We chose this split over having the LLM write the entire script for two concrete reasons. First, token cost dropped roughly 80% — the model emits forty lines of intent instead of regenerating eight hundred lines of boilerplate AE-DOM code every run. Second, the toolkit is durable: every bug we fix in crossDissolve is fixed forever, for every future edit, instead of being re-rolled probabilistically each generation.

What are the hardest ExtendScript lessons we hit?
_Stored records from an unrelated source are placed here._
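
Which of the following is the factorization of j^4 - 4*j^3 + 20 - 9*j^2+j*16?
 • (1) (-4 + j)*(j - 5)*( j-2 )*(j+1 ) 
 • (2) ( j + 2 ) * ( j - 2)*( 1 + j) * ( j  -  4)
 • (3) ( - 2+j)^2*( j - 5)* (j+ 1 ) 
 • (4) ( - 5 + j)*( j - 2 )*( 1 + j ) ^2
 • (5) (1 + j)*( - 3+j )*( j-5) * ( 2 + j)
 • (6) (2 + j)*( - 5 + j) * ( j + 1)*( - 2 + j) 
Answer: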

The hardest lessons were all about ExtendScript being a frozen, ancient dialect with sharp edges around timing and paths. ExtendScript runs on ECMAScript 3 — no let/const, no arrow functions, no template literals, and no JSON.parse. These constraints shaped the whole toolkit.

Because there's no JSON.parse, we don't hand the script JSON to deserialize. We inject data as a literal var SPEC = {...} baked directly into the generated file. The script reads a native object that already exists at parse time — no parsing step to fail.

Frame accuracy was the second trap. Every cut time must snap to the frame grid (1/fps) or you get one-frame gaps and visible flicker between clips. We validated all timing math in Python before generating the script, so the .jsx only ever receives frame-aligned values.

Then there's a classic AE gotcha: "Cannot move a layer before or after itself." Our layer-ordering code tried to reposition a layer relative to its own index after the index had shifted. The fix was to track stable layer references rather than positional indices — indices move under you the moment you reorder anything.

How does it run on any machine without path configuration?

It runs anywhere by resolving footage relative to the script's own location, never via absolute paths. ExtendScript exposes the running script's path through $.fileName, so the generated .jsx finds its sibling footage by filename alone. The convention is simple: all footage plus the script live in one folder, referenced by filename only.

This makes the output portable across Mac and PC with zero path config. An operator drops the folder anywhere and runs the script; it resolves clip_01.mp4 next to itself regardless of drive letters, usernames, or OS path separators. Hard-coded absolute paths are the single most common reason a teammate's generated script breaks on someone else's machine.

What small craft details mattered for quality?

Two craft details disproportionately affected output quality: text contrast and not double-keyframing. For captions over unpredictable footage, we settled on yellow text (#FFE600) on a dark, semi-opaque bar — the 80s-subtitle look — because it reads over anything, including the white frame of a flash transition.

The double-keyframe bug is subtler and worth flagging. Our animation helpers (fade, punch, zoom) already set their own opacity keyframes. Early on we stacked a manual fade on top of a helper that also faded, and the two keyframe sets corrupted each other. The rule baked into the toolkit: a helper owns its property; never set keyframes a helper already manages.

Why does this plug cleanly into an agentic system?

It plugs cleanly into an agent because the toolkit gives the agent a documented, deterministic API to write against — no second LLM, no spec translation. A Claude SDK agent that already holds the footage filenames, in/out timecodes, and subtitle timing writes the creative script directly against the toolkit's function signatures, and the Python step compiles it.

That closes the loop. The agent that made the editorial decisions is the same actor that emits the code, against an interface it can read documentation for. There's no lossy hand-off to a JSON schema and back. The output is frame-accurate, gap-free, and fully editable — production-grade, not a demo. This is the same philosophy behind the 80-line agent loop we shipped against a live B2B catalogue: give the agent a tight, well-documented surface and let it act, rather than wrapping it in layers of abstraction.

What's the transferable lesson beyond video editing?

The transferable lesson: when an LLM needs to express relationships, give it a code API to call, not a JSON schema to fill in. Schemas are perfect for flat, independent values. The moment outputs depend on each other — timing, pricing tiers, layout constraints, scheduling — a code interface lets the model write the dependency directly, and a hand-authored toolkit absorbs the complexity and improves with every fix.